A great many people have criticized the use of the term “cancel culture,” but have done so for different reasons. One group of people simply wants to deny that cancellation is a widespread phenomenon; others are aware that something is going on but don’t think that “cancellation” is the right way to describe it. I myself don’t have a problem with the use of the phrase, but I think there are more accurate ways of describing the very real phenomenon to which that phrase points. I think the two key concepts for understanding what is happening are katharsis and broken-windows policing.

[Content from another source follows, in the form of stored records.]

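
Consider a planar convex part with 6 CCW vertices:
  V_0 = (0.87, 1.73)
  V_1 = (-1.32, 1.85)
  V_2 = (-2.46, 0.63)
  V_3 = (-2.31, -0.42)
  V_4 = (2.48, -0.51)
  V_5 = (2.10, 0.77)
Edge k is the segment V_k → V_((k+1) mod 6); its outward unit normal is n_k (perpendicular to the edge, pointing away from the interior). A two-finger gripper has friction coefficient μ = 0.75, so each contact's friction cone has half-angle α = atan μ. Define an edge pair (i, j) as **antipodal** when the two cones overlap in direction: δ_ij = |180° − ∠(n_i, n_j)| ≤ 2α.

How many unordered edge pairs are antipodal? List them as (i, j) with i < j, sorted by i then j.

count = 7; pairs: (0,3), (1,3), (1,4), (2,4), (2,5), (3,4), (3,5)

α = atan 0.75 = 36.87°;  2α = 73.74°
n_0 = (+0.0547, +0.9985)
n_1 = (-0.7307, +0.6827)
n_2 = (-0.9899, -0.1414)
n_3 = (-0.0188, -0.9998)
n_4 = (+0.9586, +0.2846)
n_5 = (+0.6153, +0.7883)
  (0,1): δ = 129.92°  ·
  (0,2): δ = 78.73°  ·
  (0,3): δ = 2.06°  ✓
  (0,4): δ = 109.67°  ·
  (0,5): δ = 145.16°  ·
  (1,2): δ = 128.81°  ·
  (1,3): δ = 48.02°  ✓
  (1,4): δ = 59.59°  ✓
  (1,5): δ = 95.09°  ·
  (2,3): δ = 99.21°  ·
  (2,4): δ = 8.40°  ✓
  (2,5): δ = 43.90°  ✓
  (3,4): δ = 72.39°  ✓
  (3,5): δ = 36.90°  ✓
  (4,5): δ = 144.51°  ·
antipodal pairs: 7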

In an essay that I published a few years ago, I talked about the prevalence among those committed to social justice, especially on our university campuses, of a sense of defilement. The very presence in one’s social world of people who hold fundamentally wrong ideas about race and justice is felt as a stain that must somehow be scrubbed away. As long as such people are present, one experiences akatharsia: impurity, defilement. The filth must be cleansed, the community must be purged. (I’m choosing the spelling “katharsis” rather than “catharsis” to focus on this archaic meaning.)

This kind of thing is sometimes referred to as scapegoating, but it isn’t, not at all. Essential to scapegoating is the belief that the unclean social order can be made clean by casting out or sacrificing something that is itself pure and undefiled. In the cases I am discussing here, the logic is more straightforward: the one who is perceived to bring the defilement must himself or herself be expelled. Scapegoat rituals have a complex symbolism. Katharsis culture doesn’t.

Now, such katharsis may be accomplished in several ways. Sometimes it involves actions for which the term “cancellation” is the best one: an announced lecture is canceled and the lecturer disinvited, or a television program that had been scheduled is canceled. But katharsis takes many other forms. For instance, James Bennet had to be fired from the New York Times because by authorizing an editorial by Senator Tom Cotton in the newspaper he had defiled its pages. The op-ed itself could not be erased, so, through a compensatory kathartic action, Bennet had to be removed.

Our society has largely forgotten the symbolism of defilement and purgation, so we don’t know how to call it by its proper name. When people feel that they have been defiled, what they say is that they feel unsafe. Everyone knows that such people are not in any meaningful sense unsafe; it is a singularly inapt word; but people use it because living in a publicly disenchanted world has deprived them of the more accurate language.

All this explains why Ben Dreyfuss’s preference for the language of “snitching” is not especially helpful. But that word does capture something relevant, which is the way that katharsis culture always involves appeals to authority: rarely do we see attempts at direct action against the sources of defilement — which is good, because that would require the more drastic and clearly illegal actions we saw on January 6 in Washington D.C. Rather, the existing authorities are asked to assume a sacral role and to enact the necessary purging. This return of archaic religious impulse, then, serves to reinforce existing power structures rather than to undermine them, which is why so many leaders accede to the demands of the mob: it’s good for their authority, it establishes them more firmly in place. And also, like George Orwell in “Shooting an Elephant,” they are being driven by the mob which they may seem to be leading, and in the eyes of that mob they can’t bear looking like fools. Thus they are doubly incentivized to carry out the sacral duties of their leadership position.

But there is another element to this behavior that likewise could be described in religious terms but might be more easily graspable if a more mundane analogy is invoked. Those who demand the expulsion from their community, whatever they perceive their community to be, of the producers of defilement do not just address their acts to the presently guilty: they seek to address all of us as well. The message is: Our vigilance is constant and you cannot hope to escape our surveillance. No matter how small or insignificant you are, we will find you and we will punish you. This ceaseless surveillance of public space by self-appointed cops, then, is a kind of broken-windows policing. It’s a way of letting everybody know that the space is watched, the spaces cared for. If trivial offenses are so strictly punished, more serious violators have no hope of escaping undetected.

In this sense, the hyperaggressive and absolutist pursuit of purging the unclean thing – no one ever thinks it adequate for people like James Bennet to be to apologize or to take a leave of absence or even to undergo anti-bias training, they’re always given the ultimate punishment possible – is meant less for the offender of the moment then for all the bystanders: thus Voltaire’s famous line about the British Navy hanging admirals pour encourager les autres. You can see, then, that what I’m calling katharsis culture has a double character, the sacral and the disciplinary. We are all invited to look upon the holy rite — to look, and to tremble.